Вследствие общей семиотизированности поведения, Фонвизин воспринимал «собственную жизнь как некоторый текст <…> резко подчеркивал <…> устремленность жизни к некоторой неизменной цели» [2, с. 262]. В жизни европейцев он не нашел никакой высокой цели. Это и объясняет его преувеличенную критику западного мира. Поскольку первооснова жизни отсутствует, то и вся жизнь оказывается неправильной. Эту тему также впоследствии развивали славянофилы. Фонвизин придает своей критике антиэнтропийный характер. Но если Новиков писал о легковесности русской императрицы, то Фонвизин - о пустоте французов, об отсутствии у них духовной жизни. Вот итоговое признание Фонвизина в «Записках первого путешествия»: «Непостоянство и ветреность не допускают ни пороку, ни добродетели в сердца их вселиться» [7, с. 480]. Фонвизин попытался от модели нравов перейти к модели человека, причем, по его мнению, в человеке надлежало оценить прежде всего его сердце. В «Повествовании мнимого глухого и немого» он писал: «Моя Философия стремится только познавать сердца человеческие; не течениям звезд я следую, не систему мира проникнуть желаю<…>движение добродетельных душ и действия благородных сердец познавать стараюсь» [7, с. 249].


Литература:

1. Бахтин М.М. Творчество Франсуа Рабле и народная культура Средневековья и Ренессанса. М., 1965.

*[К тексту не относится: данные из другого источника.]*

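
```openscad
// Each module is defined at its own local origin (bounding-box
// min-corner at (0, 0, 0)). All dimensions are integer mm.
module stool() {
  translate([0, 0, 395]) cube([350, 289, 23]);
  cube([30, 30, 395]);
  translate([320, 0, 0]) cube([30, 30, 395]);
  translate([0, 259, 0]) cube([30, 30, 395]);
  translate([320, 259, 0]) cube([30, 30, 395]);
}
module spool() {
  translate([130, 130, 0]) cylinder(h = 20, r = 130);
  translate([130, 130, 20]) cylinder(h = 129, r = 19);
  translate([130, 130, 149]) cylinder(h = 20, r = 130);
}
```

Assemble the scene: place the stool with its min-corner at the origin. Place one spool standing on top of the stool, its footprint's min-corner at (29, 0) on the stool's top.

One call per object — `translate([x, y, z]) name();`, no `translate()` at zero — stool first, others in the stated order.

stool();
translate([29, 0, 418]) spool();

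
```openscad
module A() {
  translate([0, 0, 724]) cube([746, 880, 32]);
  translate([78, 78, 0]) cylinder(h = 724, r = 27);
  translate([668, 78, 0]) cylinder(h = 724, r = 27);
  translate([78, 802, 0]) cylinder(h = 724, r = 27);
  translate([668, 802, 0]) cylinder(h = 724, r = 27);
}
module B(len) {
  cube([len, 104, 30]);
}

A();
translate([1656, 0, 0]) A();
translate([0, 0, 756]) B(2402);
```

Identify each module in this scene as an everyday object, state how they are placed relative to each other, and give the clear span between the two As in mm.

A is a table. B is a beam. A beam spans the tops of two tables. The clear span between the two tables is 910 mm.

Second table starts at x = 1656; first ends at x = 746; clear span = 1656 − 746 = 910 mm.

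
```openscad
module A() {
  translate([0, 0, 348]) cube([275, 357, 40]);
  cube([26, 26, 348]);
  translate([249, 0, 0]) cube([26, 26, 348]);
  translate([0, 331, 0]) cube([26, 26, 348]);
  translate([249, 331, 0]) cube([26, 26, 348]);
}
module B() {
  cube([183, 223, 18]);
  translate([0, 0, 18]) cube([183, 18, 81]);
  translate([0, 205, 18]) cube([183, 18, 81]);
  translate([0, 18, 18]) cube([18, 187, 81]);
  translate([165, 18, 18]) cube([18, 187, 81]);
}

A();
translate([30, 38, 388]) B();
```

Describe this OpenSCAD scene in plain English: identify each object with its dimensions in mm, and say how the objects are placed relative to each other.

A is a simple wooden stool: a rectangular seat 275 mm (x) by 357 mm (y), 40 mm thick, top face at z = 388 mm, on four square legs, each 26×26 mm in cross-section. The legs rest on z = 0, each flush with a corner of the seat.

B is an open-topped rectangular box: outside dimensions 183×223×99 mm, with a uniform wall and base thickness of 18 mm. The base is a full 183×223 slab on the floor; four walls sit on top of the base. The front and back walls (the −y and +y sides) span the full width; the two side walls fit between them.

The open box is on top of the stool.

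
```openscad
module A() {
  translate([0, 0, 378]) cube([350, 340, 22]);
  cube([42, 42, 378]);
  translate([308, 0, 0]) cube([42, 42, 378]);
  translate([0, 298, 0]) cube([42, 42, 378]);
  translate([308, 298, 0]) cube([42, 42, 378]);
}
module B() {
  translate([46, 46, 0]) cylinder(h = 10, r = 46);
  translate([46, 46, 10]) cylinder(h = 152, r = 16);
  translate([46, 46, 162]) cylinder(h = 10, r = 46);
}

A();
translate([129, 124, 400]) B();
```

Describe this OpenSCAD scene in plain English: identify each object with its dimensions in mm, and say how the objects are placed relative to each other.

A is a four-legged stool. The seat is 350×340 mm, 22 mm thick, top at z = 400 mm. It stands on four square legs, each 42×42 mm in cross-section, from z = 0 to the seat underside, each flush with a corner of the seat.

B is a spool: two coaxial disc flanges of radius 46 mm and thickness 10 mm, joined by a core cylinder of radius 16 mm and height 152 mm. The lower flange rests on z = 0 and the three cylinders share a vertical axis.

The spool is on top of the stool, centred.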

2. Лотман Ю.М. Избр. статьи в 3-х т. Таллинн. 1992. Т.1.
3. Пекарский П.П. История императорской Академии наук в Петербурге. СПб.,1871. Т. 1.
4. Радищев А.Н. Полн. Собр. Соч. М.-Л., 1941. Т.2.
5. Русская сатирическая проза XVIII века. Л., 1986.
6. Симкин Я. Р. Современные методы синтетической журналистики. // Методы исследования журналистики. Тезисы научной конференции. -Ростов -на -Дону, 1974, с. 4.
7. Фонвизин Д.И. Соч.: В 2 т.Л.. 1959. Т.2.
8. Хачатурян Н.А: Сословная монархия во Франции XIII- XVвв. М, 1989.